Si seguimos viéndonos tan sólo como la suma de individuos con un idioma y una historia común, el proyecto fracasará, pues la inmigración masiva, por citar uno de los nuevos desafíos, convertirá el paradigma en obsoleto. Y, ojo, no estamos defendiendo los postulados de Malinowski ni elevando una elegía al funcionalismo.

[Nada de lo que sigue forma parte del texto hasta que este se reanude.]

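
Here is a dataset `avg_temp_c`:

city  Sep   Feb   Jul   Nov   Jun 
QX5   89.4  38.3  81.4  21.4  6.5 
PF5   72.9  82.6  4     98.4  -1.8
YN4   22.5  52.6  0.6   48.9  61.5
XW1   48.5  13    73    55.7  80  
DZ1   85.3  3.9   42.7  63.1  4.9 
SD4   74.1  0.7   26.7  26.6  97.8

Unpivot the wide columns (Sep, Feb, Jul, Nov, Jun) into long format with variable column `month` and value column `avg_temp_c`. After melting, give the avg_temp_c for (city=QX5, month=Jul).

81.4

Unpivoting turns each (city, wide-column) pair into one long row.
The wide cell at row QX5, column Jul holds 81.4, so the long row (QX5, Jul) has avg_temp_c=81.4.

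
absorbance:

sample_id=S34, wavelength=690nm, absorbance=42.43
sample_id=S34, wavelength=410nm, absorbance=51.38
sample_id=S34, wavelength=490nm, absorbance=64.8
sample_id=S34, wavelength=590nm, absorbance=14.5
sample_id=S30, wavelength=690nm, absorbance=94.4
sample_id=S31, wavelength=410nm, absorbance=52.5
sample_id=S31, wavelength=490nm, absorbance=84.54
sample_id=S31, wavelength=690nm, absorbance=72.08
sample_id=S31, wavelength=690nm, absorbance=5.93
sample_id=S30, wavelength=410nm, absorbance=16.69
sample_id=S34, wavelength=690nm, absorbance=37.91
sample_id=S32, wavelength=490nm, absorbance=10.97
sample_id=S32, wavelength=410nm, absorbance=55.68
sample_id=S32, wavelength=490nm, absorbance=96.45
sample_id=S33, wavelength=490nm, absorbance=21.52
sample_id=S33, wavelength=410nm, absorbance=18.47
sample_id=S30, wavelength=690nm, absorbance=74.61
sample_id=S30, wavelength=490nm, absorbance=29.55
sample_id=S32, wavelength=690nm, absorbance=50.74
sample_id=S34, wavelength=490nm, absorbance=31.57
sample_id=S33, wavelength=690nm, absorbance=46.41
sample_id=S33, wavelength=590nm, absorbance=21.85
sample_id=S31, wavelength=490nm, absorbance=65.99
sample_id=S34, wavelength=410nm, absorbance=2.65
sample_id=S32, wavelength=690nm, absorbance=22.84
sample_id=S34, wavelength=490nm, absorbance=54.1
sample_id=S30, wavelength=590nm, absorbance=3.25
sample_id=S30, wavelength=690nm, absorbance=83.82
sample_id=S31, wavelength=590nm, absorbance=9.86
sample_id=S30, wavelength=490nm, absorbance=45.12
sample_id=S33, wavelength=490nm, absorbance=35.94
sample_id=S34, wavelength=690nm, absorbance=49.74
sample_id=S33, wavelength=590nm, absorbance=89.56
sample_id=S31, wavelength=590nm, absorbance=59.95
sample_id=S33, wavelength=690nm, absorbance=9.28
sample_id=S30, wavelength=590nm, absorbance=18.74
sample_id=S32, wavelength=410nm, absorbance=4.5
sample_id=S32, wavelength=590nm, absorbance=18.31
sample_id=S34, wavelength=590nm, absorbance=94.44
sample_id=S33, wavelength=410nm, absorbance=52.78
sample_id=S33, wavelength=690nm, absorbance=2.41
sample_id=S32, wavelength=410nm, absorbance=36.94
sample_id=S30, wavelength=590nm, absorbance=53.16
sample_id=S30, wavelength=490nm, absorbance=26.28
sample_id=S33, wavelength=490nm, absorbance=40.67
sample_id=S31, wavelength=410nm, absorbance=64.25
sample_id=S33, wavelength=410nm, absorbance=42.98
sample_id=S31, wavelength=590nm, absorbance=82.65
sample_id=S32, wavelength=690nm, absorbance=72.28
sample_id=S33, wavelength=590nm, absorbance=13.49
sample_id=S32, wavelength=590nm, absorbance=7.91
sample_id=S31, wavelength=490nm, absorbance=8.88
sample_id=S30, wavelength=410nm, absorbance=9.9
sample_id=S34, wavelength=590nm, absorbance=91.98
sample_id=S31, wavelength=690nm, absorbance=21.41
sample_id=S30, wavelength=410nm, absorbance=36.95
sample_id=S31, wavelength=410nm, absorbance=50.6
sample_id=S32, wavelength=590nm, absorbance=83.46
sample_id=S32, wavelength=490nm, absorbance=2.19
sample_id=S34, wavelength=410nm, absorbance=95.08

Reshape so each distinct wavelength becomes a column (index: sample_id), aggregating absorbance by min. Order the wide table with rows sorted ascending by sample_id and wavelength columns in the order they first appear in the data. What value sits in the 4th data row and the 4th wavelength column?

13.49

With rows sorted ascending by sample_id, row 4 is sample_id=S33. wavelength columns in first-appearance order: 690nm, 410nm, 490nm, 590nm; column 4 is 590nm.
Long rows with sample_id=S33, wavelength=590nm: min(21.85, 89.56, 13.49) = 13.49.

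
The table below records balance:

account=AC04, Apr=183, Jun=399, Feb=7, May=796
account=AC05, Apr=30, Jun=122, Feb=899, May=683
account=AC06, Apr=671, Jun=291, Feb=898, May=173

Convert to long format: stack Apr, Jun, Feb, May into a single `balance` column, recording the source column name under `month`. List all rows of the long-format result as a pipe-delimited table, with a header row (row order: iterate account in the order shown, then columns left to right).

Each (account, column) pair becomes one row: 3 × 4 = 12 rows.
For example, (AC04, Apr) → balance=183.

| account | month | balance |
| AC04 | Apr | 183 |
| AC04 | Jun | 399 |
| AC04 | Feb | 7 |
| AC04 | May | 796 |
| AC05 | Apr | 30 |
| AC05 | Jun | 122 |
| AC05 | Feb | 899 |
| AC05 | May | 683 |
| AC06 | Apr | 671 |
| AC06 | Jun | 291 |
| AC06 | Feb | 898 |
| AC06 | May | 173 |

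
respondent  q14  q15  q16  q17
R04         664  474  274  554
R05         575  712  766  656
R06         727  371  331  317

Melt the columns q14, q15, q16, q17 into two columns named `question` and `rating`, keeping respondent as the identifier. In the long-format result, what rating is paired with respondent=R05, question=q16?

Unpivoting turns each (respondent, wide-column) pair into one long row.
The wide cell at row R05, column q16 holds 766, so the long row (R05, q16) has rating=766.

766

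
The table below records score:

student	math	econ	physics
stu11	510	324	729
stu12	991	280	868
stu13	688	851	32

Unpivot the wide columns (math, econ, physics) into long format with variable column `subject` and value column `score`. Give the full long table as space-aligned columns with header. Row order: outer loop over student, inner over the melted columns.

student  subject  score
stu11    math     510  
stu11    econ     324  
stu11    physics  729  
stu12    math     991  
stu12    econ     280  
stu12    physics  868  
stu13    math     688  
stu13    econ     851  
stu13    physics  32   

Each (student, column) pair becomes one row: 3 × 3 = 9 rows.
For example, (stu11, math) → score=510.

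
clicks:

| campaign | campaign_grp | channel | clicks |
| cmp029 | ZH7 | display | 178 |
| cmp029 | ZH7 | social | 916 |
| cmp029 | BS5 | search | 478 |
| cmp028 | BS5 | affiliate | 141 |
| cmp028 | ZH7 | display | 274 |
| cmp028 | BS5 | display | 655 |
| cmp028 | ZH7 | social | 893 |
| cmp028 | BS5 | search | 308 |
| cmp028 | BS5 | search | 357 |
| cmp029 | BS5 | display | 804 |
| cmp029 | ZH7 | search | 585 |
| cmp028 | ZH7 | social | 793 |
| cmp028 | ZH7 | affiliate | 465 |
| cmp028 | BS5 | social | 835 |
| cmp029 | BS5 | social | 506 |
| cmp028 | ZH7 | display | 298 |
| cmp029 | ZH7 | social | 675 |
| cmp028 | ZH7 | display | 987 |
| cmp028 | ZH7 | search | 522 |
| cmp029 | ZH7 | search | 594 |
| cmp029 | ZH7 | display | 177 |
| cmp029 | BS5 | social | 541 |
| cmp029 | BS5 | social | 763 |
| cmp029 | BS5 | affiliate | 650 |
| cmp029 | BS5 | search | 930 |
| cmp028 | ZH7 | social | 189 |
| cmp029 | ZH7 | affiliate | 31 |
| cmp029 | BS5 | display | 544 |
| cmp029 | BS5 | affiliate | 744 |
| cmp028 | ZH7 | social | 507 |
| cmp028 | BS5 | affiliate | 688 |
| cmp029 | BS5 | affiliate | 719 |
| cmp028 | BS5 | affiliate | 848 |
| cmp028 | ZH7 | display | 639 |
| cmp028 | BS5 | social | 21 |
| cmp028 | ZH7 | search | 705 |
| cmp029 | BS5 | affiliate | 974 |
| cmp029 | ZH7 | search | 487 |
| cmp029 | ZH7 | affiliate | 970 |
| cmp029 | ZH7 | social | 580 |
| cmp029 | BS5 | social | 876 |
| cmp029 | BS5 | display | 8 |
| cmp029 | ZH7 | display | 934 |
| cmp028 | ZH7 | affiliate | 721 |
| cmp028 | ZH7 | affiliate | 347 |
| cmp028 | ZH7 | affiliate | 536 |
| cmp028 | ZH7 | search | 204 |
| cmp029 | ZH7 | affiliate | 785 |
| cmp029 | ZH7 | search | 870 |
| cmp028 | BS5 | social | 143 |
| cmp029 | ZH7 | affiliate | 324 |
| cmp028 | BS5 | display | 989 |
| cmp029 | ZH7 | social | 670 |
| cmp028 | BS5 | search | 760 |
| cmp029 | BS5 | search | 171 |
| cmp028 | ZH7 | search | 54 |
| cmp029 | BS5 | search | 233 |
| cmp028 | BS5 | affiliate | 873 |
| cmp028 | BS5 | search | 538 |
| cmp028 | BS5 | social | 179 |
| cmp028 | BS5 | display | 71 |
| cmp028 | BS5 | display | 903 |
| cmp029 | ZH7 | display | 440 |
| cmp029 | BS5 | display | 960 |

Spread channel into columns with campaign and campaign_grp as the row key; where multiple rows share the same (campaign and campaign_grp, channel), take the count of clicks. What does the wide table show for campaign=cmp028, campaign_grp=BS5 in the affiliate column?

Rows with campaign=cmp028, campaign_grp=BS5 and channel=affiliate: clicks values are 141, 688, 848, 873.
4 rows match — count = 4.

4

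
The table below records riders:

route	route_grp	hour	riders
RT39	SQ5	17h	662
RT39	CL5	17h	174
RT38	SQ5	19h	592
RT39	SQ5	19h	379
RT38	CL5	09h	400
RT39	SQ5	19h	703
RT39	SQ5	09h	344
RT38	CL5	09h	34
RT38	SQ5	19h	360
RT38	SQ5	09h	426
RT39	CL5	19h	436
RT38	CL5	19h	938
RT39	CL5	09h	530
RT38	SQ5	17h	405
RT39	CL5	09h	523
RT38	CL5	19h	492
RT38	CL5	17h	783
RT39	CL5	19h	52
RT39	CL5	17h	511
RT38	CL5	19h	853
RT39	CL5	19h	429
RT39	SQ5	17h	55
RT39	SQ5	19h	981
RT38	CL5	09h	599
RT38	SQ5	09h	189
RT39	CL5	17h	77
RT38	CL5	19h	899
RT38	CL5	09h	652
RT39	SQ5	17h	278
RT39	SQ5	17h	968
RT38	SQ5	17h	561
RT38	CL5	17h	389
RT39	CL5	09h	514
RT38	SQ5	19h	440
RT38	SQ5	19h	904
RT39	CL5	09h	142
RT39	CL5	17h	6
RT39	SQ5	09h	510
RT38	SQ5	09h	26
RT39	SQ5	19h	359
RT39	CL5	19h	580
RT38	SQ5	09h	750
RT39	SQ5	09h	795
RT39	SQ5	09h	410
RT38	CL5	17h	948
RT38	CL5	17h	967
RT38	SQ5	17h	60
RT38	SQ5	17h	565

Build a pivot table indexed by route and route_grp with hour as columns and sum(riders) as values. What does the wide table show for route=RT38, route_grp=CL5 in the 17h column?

3087

Rows with route=RT38, route_grp=CL5 and hour=17h: riders values are 783, 389, 948, 967.
783 + 389 + 948 + 967 = 3087.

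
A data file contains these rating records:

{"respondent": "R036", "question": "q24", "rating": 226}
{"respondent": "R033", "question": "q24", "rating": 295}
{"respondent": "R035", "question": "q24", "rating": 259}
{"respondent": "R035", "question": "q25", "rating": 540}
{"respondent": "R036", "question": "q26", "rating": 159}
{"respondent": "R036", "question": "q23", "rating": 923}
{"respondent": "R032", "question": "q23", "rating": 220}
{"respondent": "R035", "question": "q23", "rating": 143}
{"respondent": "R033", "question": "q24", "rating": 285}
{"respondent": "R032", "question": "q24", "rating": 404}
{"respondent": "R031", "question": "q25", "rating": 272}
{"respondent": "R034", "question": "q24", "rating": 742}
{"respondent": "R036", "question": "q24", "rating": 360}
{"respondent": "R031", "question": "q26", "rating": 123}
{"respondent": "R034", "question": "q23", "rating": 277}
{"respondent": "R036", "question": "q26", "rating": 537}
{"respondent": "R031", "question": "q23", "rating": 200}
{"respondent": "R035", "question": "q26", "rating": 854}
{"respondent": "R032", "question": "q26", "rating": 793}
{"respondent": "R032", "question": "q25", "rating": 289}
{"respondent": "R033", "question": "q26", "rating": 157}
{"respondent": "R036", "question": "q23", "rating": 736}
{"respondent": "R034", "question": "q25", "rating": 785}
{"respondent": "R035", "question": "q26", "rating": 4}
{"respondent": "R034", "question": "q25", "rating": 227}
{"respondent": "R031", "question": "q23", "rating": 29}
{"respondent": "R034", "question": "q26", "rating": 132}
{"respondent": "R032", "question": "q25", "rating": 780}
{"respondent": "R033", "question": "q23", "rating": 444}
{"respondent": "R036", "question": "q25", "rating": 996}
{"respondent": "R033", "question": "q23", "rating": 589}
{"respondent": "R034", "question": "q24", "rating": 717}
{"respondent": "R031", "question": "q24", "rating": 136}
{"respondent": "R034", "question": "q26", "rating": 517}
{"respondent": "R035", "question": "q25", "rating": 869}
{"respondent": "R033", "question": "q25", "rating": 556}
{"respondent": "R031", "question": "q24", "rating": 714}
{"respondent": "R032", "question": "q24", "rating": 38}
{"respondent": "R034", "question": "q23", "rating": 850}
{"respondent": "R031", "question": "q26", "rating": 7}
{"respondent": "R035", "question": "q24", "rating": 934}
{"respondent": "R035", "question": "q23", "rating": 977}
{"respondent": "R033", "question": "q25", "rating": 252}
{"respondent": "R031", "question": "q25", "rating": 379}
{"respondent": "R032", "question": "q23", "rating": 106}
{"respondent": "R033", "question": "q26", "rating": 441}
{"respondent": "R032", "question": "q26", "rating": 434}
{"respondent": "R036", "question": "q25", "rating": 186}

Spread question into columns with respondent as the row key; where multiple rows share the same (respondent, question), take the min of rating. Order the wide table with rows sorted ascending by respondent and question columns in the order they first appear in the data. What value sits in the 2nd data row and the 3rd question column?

434

With rows sorted ascending by respondent, row 2 is respondent=R032. question columns in first-appearance order: q24, q25, q26, q23; column 3 is q26.
Long rows with respondent=R032, question=q26: min(793, 434) = 434.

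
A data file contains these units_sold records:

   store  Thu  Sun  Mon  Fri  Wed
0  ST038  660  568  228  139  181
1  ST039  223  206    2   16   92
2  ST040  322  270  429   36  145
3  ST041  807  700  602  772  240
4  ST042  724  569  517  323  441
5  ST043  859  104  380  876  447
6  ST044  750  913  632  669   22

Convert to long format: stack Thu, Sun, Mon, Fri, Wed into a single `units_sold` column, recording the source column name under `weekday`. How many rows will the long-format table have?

7 store values × 5 melted columns = 35 rows.

35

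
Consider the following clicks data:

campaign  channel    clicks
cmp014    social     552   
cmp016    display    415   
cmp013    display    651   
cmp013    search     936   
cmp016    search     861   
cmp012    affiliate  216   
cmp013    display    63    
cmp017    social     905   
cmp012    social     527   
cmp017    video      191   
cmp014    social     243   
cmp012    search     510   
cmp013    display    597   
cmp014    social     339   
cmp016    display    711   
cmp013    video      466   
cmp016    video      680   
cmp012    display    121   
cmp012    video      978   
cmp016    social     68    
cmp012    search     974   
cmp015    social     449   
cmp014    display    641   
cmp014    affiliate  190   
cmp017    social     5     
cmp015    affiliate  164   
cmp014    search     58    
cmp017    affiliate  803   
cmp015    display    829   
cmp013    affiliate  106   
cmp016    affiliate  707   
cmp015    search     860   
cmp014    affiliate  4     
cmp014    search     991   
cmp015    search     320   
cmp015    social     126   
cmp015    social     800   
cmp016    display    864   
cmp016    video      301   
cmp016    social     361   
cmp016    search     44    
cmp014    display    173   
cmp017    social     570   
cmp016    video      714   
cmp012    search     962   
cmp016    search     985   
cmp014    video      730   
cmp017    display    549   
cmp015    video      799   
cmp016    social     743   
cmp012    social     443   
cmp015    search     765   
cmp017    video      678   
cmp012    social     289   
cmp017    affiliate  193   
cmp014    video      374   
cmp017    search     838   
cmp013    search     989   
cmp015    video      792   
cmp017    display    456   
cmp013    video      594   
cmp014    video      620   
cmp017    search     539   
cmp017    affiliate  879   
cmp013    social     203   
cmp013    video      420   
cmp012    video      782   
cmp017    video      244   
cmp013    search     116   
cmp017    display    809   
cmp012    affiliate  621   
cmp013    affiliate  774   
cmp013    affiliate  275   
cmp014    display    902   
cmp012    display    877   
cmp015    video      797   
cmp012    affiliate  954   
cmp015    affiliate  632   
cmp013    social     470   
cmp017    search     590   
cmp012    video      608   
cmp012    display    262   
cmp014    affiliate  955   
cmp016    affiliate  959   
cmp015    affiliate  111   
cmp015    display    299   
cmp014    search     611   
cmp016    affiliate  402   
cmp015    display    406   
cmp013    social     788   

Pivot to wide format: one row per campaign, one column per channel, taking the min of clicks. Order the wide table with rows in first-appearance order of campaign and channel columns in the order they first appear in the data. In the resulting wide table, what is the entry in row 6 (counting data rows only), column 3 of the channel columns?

320

With rows in first-appearance order of campaign, row 6 is campaign=cmp015. channel columns in first-appearance order: social, display, search, affiliate, video; column 3 is search.
Long rows with campaign=cmp015, channel=search: min(860, 320, 765) = 320.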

La única manera de romper el engranaje diabólico puesto en marcha por el nacionalismo separatista y potenciado por un capitalismo conscientemente apátrida es promoviendo la solidaridad, entendida ésta, no como un mecanismo encuadrado en las ideologías llamadas progresistas, sino en lo moral y lo religioso. La Iglesia católica sería uno de los modelos a seguir.

Si los ciudadanos no asumimos que el espacio público es tan privado como el doméstico, iremos cediendo lo poco que queda de él a entes abstractos, como la “delincuencia”, la “suciedad” o el “ruido”. Y no sólo el espacio público físico; sobre todo, el lugar de encuentro de los ciudadanos, el fórum; la cosa pública, por Dios: las asambleas de vecinos, Internet, las cartas al director de un periódico de papel, los jardines…

La hipoteca magnifica 65 metros cuadrados y los convierte en un estado nación de dos o tres personas, antesala de divorcios prematuros y abortos irrealizables. La hipoteca previene pequeñas revoluciones, porque da ilusión de propiedad a quien simplemente desea ser un esclavo. Las hipotecas asesinan el espacio público, que es la construcción de nuestra otredad, lo que nos salva del egoísmo y del onanismo suicida.

El fracaso de Irak es el fracaso de la solidaridad, de la entrega; típico estadio de sociedades que se mueven en las arenas movedizas de lo arcaico y la modernidad. Pero Mesopotamia no es el único fracaso en ciernes. La sociedad española se va desintegrando, precisamente porque no ha alcanzado la modernidad, pero se ha permitido renegar del terruño sintiéndose postmoderna.

El punto de encuentro entre el terruño y Marte es el fórum, ahora y hace 2.000 años.